Ist das Zufall? Genau in dem Augenblick, da die Mode ihre Verbindlichkeit aufgegeben hat, da es den Look schlechthin nicht mehr geben soll, tritt sie die Flucht nach vorn an. Wohin? Ins Museum, in die Kunst. Um nur die jüngsten und auffälligsten Beispiele zu nennen: 1996 die Biennale in Florenz, ein Versuch, Designer und Künstler werkstattmäßig zu verbinden; so viele Interessen stießen sich im Raum, daß das Echo zwangsläufig zwiespältig blieb. Und zuletzt Issey Miyake, dessen Schau Making Things in der Pariser Fondation Cartier gerade davon lebte, daß sie mit der Umsetzung von Modellzeichnungen nichts mehr zu tun hatte.

Jetzt zeigt das Kunstmuseum Wolfsburg eine Ausstellung mit dem Titel Avantgarderobe - ein Jahrhundert kleidet sich in Kunst. Das klingt harmloser, als es gemeint ist. Wie heikel die Symbiose, wie schmal der Grat ist? Nehmen wir nur einmal dieses Umstandskleid aus Plastikfolie, mit einem kreisrunden Loch in der Mitte, das Platz schafft für das neue Leben. Ist das Mode? Nein. Das ist ein feministisches Statement, Baujahr 1966, von Mimi Smith.

Und was ist mit diesem roten Plastikkleid aus dem Jahr 1973, weiß gepaspelt? Ist das Kunst? Nein. Das ist ein Originalmodell von André Courrèges, jenem Designer der sechziger Jahre, der auszog, um dem menschlichen Körper endlich eine geometrische Silhouette zu geben.

Was Kunst und Mode so auf Papier und Stoff brachten, um sich zu inspirieren und gleichzeitig zu konkurrieren, ist dennoch aufschlußreich. Designer sind, bei Licht betrachtet, in einer schrecklichen Verlegenheit. Im Grunde sollen sie ja nichts anderes als unsere Kleiderschränke zweimal im Jahr ausmisten und uns davon überzeugen, daß wir die Stretchhose in Braun, den kurzen Swingermantel, das langweilige Outfit von gestern dringend weggeben sollten, damit Platz für Neues ist. Doch stets unterliegen sie der Versuchung, diese banale Absicht zu verhüllen. Immer geht es um das Große, Ganze. Um Zeitgeist und Avantgarde, um Stil und Aussage.
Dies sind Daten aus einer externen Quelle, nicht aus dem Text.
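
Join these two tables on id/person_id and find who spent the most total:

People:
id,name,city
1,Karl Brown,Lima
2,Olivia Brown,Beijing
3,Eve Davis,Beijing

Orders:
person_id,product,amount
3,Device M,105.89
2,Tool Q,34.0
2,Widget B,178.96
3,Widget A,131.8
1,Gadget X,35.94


Join on: people.id = orders.person_id

Joined rows:
  Eve Davis (Beijing) bought Device M for $105.89
  Olivia Brown (Beijing) bought Tool Q for $34.0
  Olivia Brown (Beijing) bought Widget B for $178.96
  Eve Davis (Beijing) bought Widget A for $131.8
  Karl Brown (Lima) bought Gadget X for $35.94

Total per person:
  Eve Davis: $237.69
  Olivia Brown: $212.96
  Karl Brown: $35.94

Top spender: Eve Davis ($237.69)

Eve Davis ($237.69)


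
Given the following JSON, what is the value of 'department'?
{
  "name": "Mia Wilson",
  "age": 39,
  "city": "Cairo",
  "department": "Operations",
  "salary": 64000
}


Looking up field 'department'
Value: Operations

Operations


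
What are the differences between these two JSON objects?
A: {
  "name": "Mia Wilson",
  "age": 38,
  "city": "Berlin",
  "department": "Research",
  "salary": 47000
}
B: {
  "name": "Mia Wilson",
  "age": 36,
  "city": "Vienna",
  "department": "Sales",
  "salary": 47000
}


Comparing each field (in key order):
  name: same
  age: DIFFERENT
  city: DIFFERENT
  department: DIFFERENT
  salary: same
Differences:
  age: 38 -> 36
  city: Berlin -> Vienna
  department: Research -> Sales

3 field(s) changed

3 changes: age, city, department


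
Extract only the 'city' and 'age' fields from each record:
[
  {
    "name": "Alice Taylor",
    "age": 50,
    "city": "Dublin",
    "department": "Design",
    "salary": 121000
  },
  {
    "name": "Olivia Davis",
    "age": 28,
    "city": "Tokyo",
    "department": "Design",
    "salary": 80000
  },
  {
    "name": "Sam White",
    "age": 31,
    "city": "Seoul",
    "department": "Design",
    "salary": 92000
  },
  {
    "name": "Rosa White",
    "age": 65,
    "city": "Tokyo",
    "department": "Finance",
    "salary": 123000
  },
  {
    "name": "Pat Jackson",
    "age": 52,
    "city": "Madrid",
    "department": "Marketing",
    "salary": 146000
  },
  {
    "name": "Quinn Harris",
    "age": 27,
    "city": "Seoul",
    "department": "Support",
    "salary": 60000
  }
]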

Und so kann es auch nichts Schöneres geben, als die Affinität der Mode zur Kunst hervorzuheben. Sie dem Flüchtigen zu entreißen und emporzuheben in die Sphäre unangefochtener Bedeutsamkeit.

Überraschend unverbraucht kommen sie daher, diese Entwürfe, Fotos, Videos, die Theaterkostüme, Minimals und Collagen. Was aber macht die Mode zur Kunst? Daß sie Vergänglichkeit überwindet? Daß sie verstört, indem sie Sehgewohnheiten verletzt? Ihre Transzendenz? Ihr Umgang mit elaborierter Formensprache? Die Schau in Wolfsburg legt sich so genau nicht fest und tut gut daran. Sonst wären ihr wohl die schönsten Exponate um die Ohren geflogen.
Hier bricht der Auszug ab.